Fred Hawthorne and family, policy jury ward 7, Natchitoches Parish, Louisiana, 1920 U.S. Census. Two more sons would be born after 1920. Note Louis T. and Fannie Hawthorne are the next family; they are Fred’s parents. Via Ancestry.com

Effie May, who wrote the note, was Sallie and Fred’s third child, born October 9, 1901. She was a teacher before she got married.

At some point in the 1920s, Fred Hawthorne moved his family from Provencal to Cass County, Texas, located about 140 miles northwest of their home. “Over” and “up here” in Sallie’s mind. Fred worked as a farmer in both places.

“I want you to take care of my little children. Just do the best you can. I wasn’t much help to you anyway. I think you get along better without me. Of course I’m just looking on. Don’t let them worry you. Come down on them more.”

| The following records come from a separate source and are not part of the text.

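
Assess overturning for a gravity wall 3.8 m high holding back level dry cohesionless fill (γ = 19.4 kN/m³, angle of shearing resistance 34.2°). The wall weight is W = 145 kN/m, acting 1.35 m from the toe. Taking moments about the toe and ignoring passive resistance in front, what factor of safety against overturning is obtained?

3.94

K_a = tan²(45° − 34.2°/2) = 0.2803.
P_a = ½K_aγH² = 0.5×0.2803×19.4×3.8² = 39.27 kN/m, acting at H/3 = 1.267 m above the base.
Overturning moment M_o = P_a × H/3 = 39.27 × 1.267 = 49.74.
Resisting moment M_r = W × 1.35 = 145 × 1.35 = 195.8.
FS_overturning = M_r/M_o = 195.8/49.74 = 3.936.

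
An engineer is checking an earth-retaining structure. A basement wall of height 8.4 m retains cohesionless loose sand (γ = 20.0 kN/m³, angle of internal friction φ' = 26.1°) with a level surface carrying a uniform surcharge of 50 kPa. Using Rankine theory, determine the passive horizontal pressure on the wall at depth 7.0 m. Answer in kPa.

K_p = (1 + sin φ)/(1 − sin φ) = 2.571.
σ_v = γz + q = 20.0 × 7.0 + 50 = 190.0 kPa.
σ_h = K_p σ_v = 2.571 × 190.0 = 488.5 kPa.

488 kPa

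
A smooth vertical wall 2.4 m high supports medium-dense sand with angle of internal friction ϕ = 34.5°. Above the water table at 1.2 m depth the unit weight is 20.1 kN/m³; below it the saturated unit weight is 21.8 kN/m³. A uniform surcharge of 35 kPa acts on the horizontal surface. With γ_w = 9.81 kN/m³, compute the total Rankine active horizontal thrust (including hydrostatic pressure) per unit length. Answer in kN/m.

K_a = tan²(45° − φ/2) = 0.2768.
γ' = 21.8 − 9.81 = 11.99 kN/m³. h₂ = H − d_w = 1.2 m.
σ'_h: at surface K_a·q = 9.688; at WT K_a(q+γd_w) = 16.36; at base K_a(q+γd_w+γ'h₂) = 20.35 kPa.
P₁ = ½(9.688+16.36)×1.2 = 15.63; P₂ = ½(16.36+20.35)×1.2 = 22.03; P_w = ½γ_w h₂² = 7.063.
Total = 15.63+22.03+7.063 = 44.72 kN/m.

44.7 kN/m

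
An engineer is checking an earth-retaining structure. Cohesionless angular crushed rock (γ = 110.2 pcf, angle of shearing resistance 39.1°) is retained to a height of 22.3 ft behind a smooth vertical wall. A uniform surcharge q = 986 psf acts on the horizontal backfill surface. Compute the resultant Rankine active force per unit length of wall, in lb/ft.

11200 lb/ft

K_a = tan²(45° − φ/2) = 0.2265.
Soil triangle: ½ K_a γ H² = 0.5×0.2265×110.2×22.3² = 6206 lb/ft.
Surcharge rectangle: K_a q H = 0.2265×986×22.3 = 4980 lb/ft.
Total = 6206 + 4980 = 11190 lb/ft.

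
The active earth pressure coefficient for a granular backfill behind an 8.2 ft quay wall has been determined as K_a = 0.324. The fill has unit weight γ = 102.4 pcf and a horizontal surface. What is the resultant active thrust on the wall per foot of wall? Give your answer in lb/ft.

1120 lb/ft

P = ½ K_a γ H² = 0.5 × 0.324 × 102.4 × 8.2² = 1115 lb/ft.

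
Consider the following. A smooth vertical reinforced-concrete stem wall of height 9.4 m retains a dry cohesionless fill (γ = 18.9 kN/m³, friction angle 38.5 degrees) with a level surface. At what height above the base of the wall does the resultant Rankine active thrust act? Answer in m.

3.13 m

K_a = 0.2327.
The pressure distribution is triangular, so the resultant acts at H/3 above the base = 9.4/3 = 3.133 m.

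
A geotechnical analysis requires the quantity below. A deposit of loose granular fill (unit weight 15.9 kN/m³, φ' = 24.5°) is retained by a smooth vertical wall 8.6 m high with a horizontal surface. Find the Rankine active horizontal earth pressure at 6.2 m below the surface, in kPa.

K_a = (1 − sin φ)/(1 + sin φ) = 0.4137.
σ_h = K_a γ z = 0.4137 × 15.9 × 6.2 = 40.79 kPa.

40.8 kPa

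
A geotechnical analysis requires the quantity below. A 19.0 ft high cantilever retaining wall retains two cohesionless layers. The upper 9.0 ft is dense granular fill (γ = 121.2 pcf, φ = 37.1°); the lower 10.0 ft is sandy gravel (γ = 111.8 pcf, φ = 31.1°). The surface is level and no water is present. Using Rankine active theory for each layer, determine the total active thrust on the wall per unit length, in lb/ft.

K_a1 = tan²(45°−37.1°/2) = 0.2475; K_a2 = tan²(45°−31.1°/2) = 0.3188.
Layer 1: σ at base = K_a1 γ₁ h₁ = 270.0 psf; P₁ = ½×270.0×9.0 = 1215.
Layer 2: σ_v at top = γ₁h₁ = 1091; σ_h top = K_a2×1091 = 347.7; σ_h base = K_a2×(1091+111.8×10.0) = 704.2.
P₂ = ½(347.7+704.2)×10.0 = 5260. Total P_a = 1215+5260 = 6474 lb/ft.

6470 lb/ft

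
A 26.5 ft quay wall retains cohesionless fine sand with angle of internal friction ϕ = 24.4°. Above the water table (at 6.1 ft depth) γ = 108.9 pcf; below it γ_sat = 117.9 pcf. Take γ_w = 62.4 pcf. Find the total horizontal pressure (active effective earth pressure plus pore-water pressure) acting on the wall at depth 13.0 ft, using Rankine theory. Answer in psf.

866 psf

K_a = (1 − sin φ)/(1 + sin φ) = 0.4153.
γ' = 117.9 − 62.4 = 55.50 pcf.
Effective vertical stress at 13.0 ft: σ'_v = 108.9×6.1 + 55.50×6.90 = 1047 psf.
σ'_h = K_a σ'_v = 0.4153 × 1047 = 434.9 psf; u = γ_w × 6.90 = 430.6 psf.
Total σ_h = 434.9 + 430.6 = 865.5 psf.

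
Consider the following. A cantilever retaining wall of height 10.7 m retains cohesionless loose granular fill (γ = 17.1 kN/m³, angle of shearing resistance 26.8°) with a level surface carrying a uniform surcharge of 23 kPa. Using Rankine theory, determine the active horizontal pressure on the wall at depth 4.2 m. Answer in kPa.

35.9 kPa

K_a = (1 − sin φ)/(1 + sin φ) = 0.3785.
σ_v = γz + q = 17.1 × 4.2 + 23 = 94.82 kPa.
σ_h = K_a σ_v = 0.3785 × 94.82 = 35.89 kPa.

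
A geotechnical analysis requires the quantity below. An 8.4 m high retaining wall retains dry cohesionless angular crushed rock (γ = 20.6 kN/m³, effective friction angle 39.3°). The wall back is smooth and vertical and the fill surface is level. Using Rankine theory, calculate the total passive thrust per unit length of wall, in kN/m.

K_p = tan²(45° + φ/2) = 4.455.
P_p = ½ K_p γ H² = 0.5 × 4.455 × 20.6 × 8.4² = 3238 kN/m.

3240 kN/m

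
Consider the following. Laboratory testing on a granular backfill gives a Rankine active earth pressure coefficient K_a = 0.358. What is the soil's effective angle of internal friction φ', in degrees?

K_a = tan²(45° − φ/2) ⇒ 45° − φ/2 = arctan(√0.358) = 30.89°.
φ = 2(45° − 30.89°) = 28.21°.

28.2°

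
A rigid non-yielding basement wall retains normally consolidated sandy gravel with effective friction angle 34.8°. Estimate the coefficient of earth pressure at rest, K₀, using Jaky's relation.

K₀ = 1 − sin φ' = 1 − sin 34.8° = 0.4293.

0.429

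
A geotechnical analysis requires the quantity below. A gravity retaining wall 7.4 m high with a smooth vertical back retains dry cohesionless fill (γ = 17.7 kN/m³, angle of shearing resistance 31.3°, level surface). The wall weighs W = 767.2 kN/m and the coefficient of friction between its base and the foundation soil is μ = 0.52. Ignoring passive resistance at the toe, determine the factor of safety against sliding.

2.60

K_a = tan²(45° − 31.3°/2) = 0.3162.
P_a = ½K_aγH² = 0.5×0.3162×17.7×7.4² = 153.2 kN/m, acting at H/3 = 2.467 m above the base.
FS_sliding = μW / P_a = 0.52×767.2 / 153.2 = 2.603.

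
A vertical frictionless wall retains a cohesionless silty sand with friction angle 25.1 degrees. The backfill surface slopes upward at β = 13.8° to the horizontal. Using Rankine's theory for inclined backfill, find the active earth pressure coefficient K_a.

0.456

K_a = cos β · (cos β − √(cos²β − cos²φ)) / (cos β + √(cos²β − cos²φ)).
cos β = 0.9711, cos φ = 0.9056, √(cos²β − cos²φ) = 0.3508.
K_a = 0.9711 × (0.9711 − 0.3508)/(0.9711 + 0.3508) = 0.4557.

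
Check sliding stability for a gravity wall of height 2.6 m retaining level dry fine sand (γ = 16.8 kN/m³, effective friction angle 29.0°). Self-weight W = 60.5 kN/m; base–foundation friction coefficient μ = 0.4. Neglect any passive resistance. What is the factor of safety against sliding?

1.23

K_a = tan²(45° − 29.0°/2) = 0.3470.
P_a = ½K_aγH² = 0.5×0.3470×16.8×2.6² = 19.70 kN/m, acting at H/3 = 0.8667 m above the base.
FS_sliding = μW / P_a = 0.4×60.5 / 19.70 = 1.228.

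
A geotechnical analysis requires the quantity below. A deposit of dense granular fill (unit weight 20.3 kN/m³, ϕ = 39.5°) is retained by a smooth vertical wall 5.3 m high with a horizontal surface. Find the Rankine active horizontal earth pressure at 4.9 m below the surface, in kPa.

22.1 kPa

K_a = (1 − sin φ)/(1 + sin φ) = 0.2224.
σ_h = K_a γ z = 0.2224 × 20.3 × 4.9 = 22.13 kPa.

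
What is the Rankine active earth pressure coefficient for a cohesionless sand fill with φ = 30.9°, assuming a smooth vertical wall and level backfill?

K_a = (1 − sin φ)/(1 + sin φ) = (1 − sin 30.9°)/(1 + sin 30.9°) = 0.3214.

0.321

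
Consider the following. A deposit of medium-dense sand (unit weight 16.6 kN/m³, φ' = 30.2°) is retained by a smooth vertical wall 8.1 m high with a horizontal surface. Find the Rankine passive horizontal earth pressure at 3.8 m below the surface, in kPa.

191 kPa

K_p = (1 + sin φ)/(1 − sin φ) = 3.024.
σ_h = K_p γ z = 3.024 × 16.6 × 3.8 = 190.8 kPa.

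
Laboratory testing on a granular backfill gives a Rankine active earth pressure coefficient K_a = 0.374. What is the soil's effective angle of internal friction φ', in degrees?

K_a = tan²(45° − φ/2) ⇒ 45° − φ/2 = arctan(√0.374) = 31.45°.
φ = 2(45° − 31.45°) = 27.10°.

27.1°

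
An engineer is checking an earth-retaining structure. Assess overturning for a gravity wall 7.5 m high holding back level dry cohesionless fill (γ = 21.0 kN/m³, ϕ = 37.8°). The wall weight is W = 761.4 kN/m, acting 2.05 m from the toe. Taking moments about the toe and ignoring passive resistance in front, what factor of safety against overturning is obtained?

K_a = tan²(45° − 37.8°/2) = 0.2400.
P_a = ½K_aγH² = 0.5×0.2400×21.0×7.5² = 141.7 kN/m, acting at H/3 = 2.500 m above the base.
Overturning moment M_o = P_a × H/3 = 141.7 × 2.500 = 354.4.
Resisting moment M_r = W × 2.05 = 761.4 × 2.05 = 1561.
FS_overturning = M_r/M_o = 1561/354.4 = 4.405.

4.40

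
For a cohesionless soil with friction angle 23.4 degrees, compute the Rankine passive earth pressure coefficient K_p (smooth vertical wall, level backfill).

K_p = (1 + sin φ)/(1 − sin φ) = tan²(45° + 23.4°/2) = 2.318.

2.32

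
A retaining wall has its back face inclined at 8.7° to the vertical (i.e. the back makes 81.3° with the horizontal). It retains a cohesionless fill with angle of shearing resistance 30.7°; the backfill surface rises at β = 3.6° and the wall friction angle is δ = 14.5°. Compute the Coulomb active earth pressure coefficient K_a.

0.377

K_a = sin²(α+φ) / [sin²α · sin(α−δ) · (1 + √{sin(φ+δ)sin(φ−β) / (sin(α−δ)sin(α+β))})²].
With α = 81.3°, φ = 30.7°, δ = 14.5°, β = 3.6°: K_a = 0.3766.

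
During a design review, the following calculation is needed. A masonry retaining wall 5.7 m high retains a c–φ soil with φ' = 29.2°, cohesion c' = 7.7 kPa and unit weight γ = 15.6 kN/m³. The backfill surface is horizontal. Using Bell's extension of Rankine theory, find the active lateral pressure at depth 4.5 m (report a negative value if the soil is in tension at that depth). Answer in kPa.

K_a = (1 − sin φ)/(1 + sin φ) = 0.3442.
σ_a = K_a γ z − 2c√K_a = 0.3442×15.6×4.5 − 2×7.7×0.5867 = 15.13 kPa.

15.1 kPa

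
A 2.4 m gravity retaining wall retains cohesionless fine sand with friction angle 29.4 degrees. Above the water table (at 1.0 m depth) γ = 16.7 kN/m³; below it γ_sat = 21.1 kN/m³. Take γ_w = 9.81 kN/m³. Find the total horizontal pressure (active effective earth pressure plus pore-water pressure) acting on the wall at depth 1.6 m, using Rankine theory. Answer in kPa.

13.9 kPa

K_a = (1 − sin φ)/(1 + sin φ) = 0.3415.
γ' = 21.1 − 9.81 = 11.29 kN/m³.
Effective vertical stress at 1.6 m: σ'_v = 16.7×1.0 + 11.29×0.600 = 23.47 kPa.
σ'_h = K_a σ'_v = 0.3415 × 23.47 = 8.016 kPa; u = γ_w × 0.600 = 5.886 kPa.
Total σ_h = 8.016 + 5.886 = 13.90 kPa.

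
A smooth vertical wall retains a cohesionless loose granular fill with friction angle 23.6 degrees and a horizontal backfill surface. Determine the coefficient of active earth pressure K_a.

K_a = tan²(45° − φ/2) = tan²(33.20°) = 0.4282.

0.428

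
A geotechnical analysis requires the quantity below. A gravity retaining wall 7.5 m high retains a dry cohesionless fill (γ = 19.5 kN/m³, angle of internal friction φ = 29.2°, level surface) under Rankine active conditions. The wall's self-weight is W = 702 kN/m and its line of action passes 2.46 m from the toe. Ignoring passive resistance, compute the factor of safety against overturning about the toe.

K_a = tan²(45° − 29.2°/2) = 0.3442.
P_a = ½K_aγH² = 0.5×0.3442×19.5×7.5² = 188.8 kN/m, acting at H/3 = 2.500 m above the base.
Overturning moment M_o = P_a × H/3 = 188.8 × 2.500 = 471.9.
Resisting moment M_r = W × 2.46 = 702 × 2.46 = 1727.
FS_overturning = M_r/M_o = 1727/471.9 = 3.659.

3.66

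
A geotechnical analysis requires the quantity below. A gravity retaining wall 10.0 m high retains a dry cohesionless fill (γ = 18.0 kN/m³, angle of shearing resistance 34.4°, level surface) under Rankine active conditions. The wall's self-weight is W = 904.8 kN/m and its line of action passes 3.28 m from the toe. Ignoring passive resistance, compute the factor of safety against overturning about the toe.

3.56

K_a = tan²(45° − 34.4°/2) = 0.2780.
P_a = ½K_aγH² = 0.5×0.2780×18.0×10.0² = 250.2 kN/m, acting at H/3 = 3.333 m above the base.
Overturning moment M_o = P_a × H/3 = 250.2 × 3.333 = 833.9.
Resisting moment M_r = W × 3.28 = 904.8 × 3.28 = 2968.
FS_overturning = M_r/M_o = 2968/833.9 = 3.559.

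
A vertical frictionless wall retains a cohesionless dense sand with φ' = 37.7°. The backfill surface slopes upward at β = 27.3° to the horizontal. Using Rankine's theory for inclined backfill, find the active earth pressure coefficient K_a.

K_a = cos β · (cos β − √(cos²β − cos²φ)) / (cos β + √(cos²β − cos²φ)).
cos β = 0.8886, cos φ = 0.7912, √(cos²β − cos²φ) = 0.4045.
K_a = 0.8886 × (0.8886 − 0.4045)/(0.8886 + 0.4045) = 0.3327.

0.333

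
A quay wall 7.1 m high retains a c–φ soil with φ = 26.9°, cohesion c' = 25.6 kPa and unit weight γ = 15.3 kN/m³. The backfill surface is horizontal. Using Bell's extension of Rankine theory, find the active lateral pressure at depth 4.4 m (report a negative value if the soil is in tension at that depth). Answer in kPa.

-6.06 kPa

K_a = (1 − sin φ)/(1 + sin φ) = 0.3770.
σ_a = K_a γ z − 2c√K_a = 0.3770×15.3×4.4 − 2×25.6×0.6140 = -6.057 kPa.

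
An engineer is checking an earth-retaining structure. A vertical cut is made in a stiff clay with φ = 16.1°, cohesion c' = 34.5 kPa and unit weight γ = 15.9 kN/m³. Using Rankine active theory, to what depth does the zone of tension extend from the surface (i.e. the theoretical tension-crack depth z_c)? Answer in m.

K_a = tan²(45° − 16.1°/2) = 0.5658; √K_a = 0.7522.
The active pressure is zero where K_a γ z = 2c√K_a, so z_c = 2c/(γ√K_a) = 2×34.5/(15.9×0.7522) = 5.769 m.

5.77 m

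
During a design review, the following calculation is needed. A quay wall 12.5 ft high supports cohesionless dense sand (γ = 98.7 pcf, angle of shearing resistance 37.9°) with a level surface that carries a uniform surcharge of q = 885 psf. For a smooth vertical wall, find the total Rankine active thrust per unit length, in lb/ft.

K_a = tan²(45° − φ/2) = 0.2389.
Soil triangle: ½ K_a γ H² = 0.5×0.2389×98.7×12.5² = 1842 lb/ft.
Surcharge rectangle: K_a q H = 0.2389×885×12.5 = 2643 lb/ft.
Total = 1842 + 2643 = 4486 lb/ft.

4490 lb/ft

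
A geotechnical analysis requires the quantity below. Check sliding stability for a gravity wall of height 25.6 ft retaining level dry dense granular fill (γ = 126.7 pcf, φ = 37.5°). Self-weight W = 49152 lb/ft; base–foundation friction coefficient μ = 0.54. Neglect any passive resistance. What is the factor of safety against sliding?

K_a = tan²(45° − 37.5°/2) = 0.2432.
P_a = ½K_aγH² = 0.5×0.2432×126.7×25.6² = 10100 lb/ft, acting at H/3 = 8.533 ft above the base.
FS_sliding = μW / P_a = 0.54×49152 / 10100 = 2.629.

2.63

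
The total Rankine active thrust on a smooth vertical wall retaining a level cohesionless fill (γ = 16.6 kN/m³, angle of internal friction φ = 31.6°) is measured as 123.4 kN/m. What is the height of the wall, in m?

K_a = 0.3123. P_a = ½ K_a γ H² ⇒ H = √(2P_a/(K_a γ)).
H = √(2×123.4/(0.3123×16.6)) = 6.899 m.

6.90 m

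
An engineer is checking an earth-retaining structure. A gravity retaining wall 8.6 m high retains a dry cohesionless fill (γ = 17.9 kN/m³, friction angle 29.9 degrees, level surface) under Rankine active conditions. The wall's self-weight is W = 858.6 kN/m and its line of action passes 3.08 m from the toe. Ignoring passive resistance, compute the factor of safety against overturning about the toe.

K_a = tan²(45° − 29.9°/2) = 0.3347.
P_a = ½K_aγH² = 0.5×0.3347×17.9×8.6² = 221.5 kN/m, acting at H/3 = 2.867 m above the base.
Overturning moment M_o = P_a × H/3 = 221.5 × 2.867 = 635.1.
Resisting moment M_r = W × 3.08 = 858.6 × 3.08 = 2644.
FS_overturning = M_r/M_o = 2644/635.1 = 4.164.

4.16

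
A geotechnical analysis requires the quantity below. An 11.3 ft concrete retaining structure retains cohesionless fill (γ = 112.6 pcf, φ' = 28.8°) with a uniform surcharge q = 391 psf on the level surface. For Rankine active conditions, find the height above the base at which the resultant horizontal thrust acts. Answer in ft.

K_a = 0.3498.
Triangular part P₁ = ½K_aγH² = 2514 at H/3 = 3.767 ft; rectangular part P₂ = K_a q H = 1545 at H/2 = 5.650 ft.
ȳ = (P₁·3.767 + P₂·5.650)/(P₁+P₂) = 4.484 ft.

4.48 ft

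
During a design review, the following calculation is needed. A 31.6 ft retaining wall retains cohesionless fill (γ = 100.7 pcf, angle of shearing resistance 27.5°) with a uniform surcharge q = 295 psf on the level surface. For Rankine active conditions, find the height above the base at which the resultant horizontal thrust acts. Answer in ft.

11.4 ft

K_a = 0.3682.
Triangular part P₁ = ½K_aγH² = 18510 at H/3 = 10.53 ft; rectangular part P₂ = K_a q H = 3433 at H/2 = 15.80 ft.
ȳ = (P₁·10.53 + P₂·15.80)/(P₁+P₂) = 11.36 ft.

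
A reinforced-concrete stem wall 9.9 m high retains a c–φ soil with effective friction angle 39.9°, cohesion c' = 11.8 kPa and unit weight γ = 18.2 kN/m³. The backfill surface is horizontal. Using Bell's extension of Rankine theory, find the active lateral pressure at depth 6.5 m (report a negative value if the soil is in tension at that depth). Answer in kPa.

K_a = (1 − sin φ)/(1 + sin φ) = 0.2184.
σ_a = K_a γ z − 2c√K_a = 0.2184×18.2×6.5 − 2×11.8×0.4674 = 14.81 kPa.

14.8 kPa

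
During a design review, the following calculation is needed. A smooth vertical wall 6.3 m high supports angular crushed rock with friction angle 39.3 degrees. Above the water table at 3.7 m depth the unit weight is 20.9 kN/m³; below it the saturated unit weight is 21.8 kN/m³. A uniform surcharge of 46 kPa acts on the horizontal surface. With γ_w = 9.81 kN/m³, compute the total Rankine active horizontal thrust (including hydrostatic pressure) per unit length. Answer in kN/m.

K_a = tan²(45° − φ/2) = 0.2245.
γ' = 21.8 − 9.81 = 11.99 kN/m³. h₂ = H − d_w = 2.6 m.
σ'_h: at surface K_a·q = 10.32; at WT K_a(q+γd_w) = 27.68; at base K_a(q+γd_w+γ'h₂) = 34.68 kPa.
P₁ = ½(10.32+27.68)×3.7 = 70.31; P₂ = ½(27.68+34.68)×2.6 = 81.07; P_w = ½γ_w h₂² = 33.16.
Total = 70.31+81.07+33.16 = 184.5 kN/m.

185 kN/m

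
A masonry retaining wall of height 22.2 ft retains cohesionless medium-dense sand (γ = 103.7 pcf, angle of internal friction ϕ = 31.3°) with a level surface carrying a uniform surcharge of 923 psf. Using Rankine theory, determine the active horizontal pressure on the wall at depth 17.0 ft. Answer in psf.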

Sallie Annie Pharris Hawthorne, ca 1914, photo in author’s collection

Sallie Pharris Hawthorne contracted tuberculosis some time in the mid-1920s. Her sad plea to Effie, then 24 and likely then still residing at home, and the oldest child still in the home, to “take care of my little children” is a reflection on Effie’s younger siblings still at home (or who may have been at home): Jewel (23), James (20), Willie Elmer (19); Fannie Annie (15); Bonnie (13); Cora (11); Eddie (8); Arthur (4); and Cecil (3). Effie’s two older siblings, Estelle and Louis T. were married already and long gone from home. “Don’t let them worry you” and “come down on them more” suggests motherly advice to sometimes discipline her own siblings as a parent might.

“Now don’t you all grieve after me for you see I can’t live and I’ll be better off I hope I’ll be at rest. All dead people look to me like they are at rest. Now don’t you all grieve after me one bit.”

Sallie Hawthorne died on June 12, 1926, in Cass County, Texas, aged 45. Dying from TB is drawn-out and painful, so it must have been a difficult death. Sallie may have welcomed it in the end, as she believed she would be “at rest.” It is interesting to me that there is no mention of the afterlife in the note, or her personal God.

You can hear how Sallie switches audiences, from “you”–meaning just Effie, to “you all”–meaning all of the children. Who besides Effie was in the room with the dying woman is unknown, but Sallie must have expected her daughter to convey the messages address to “you all.” I’m sure they all grieved to lose their mother so young, and I expect that Effie did the best she could, as her dying mother twice requested, over the few years she remained in the household to help her father and siblings, until some of the older “little children” were older still.

All Sallie’s children went on to have children of their own, except Fannie Annie, who died in 1930 of tuberculosis, and Jewel, who married career soldier Frank Knott and became a sort of second set of grandparents (on that side) for me, my sister, and our cousins. Great-aunt Effie married Henry Nolley in about 1930 and they had seven children. She died in 1994, aged 93. According to my uncle, Effie had beautiful blue eyes.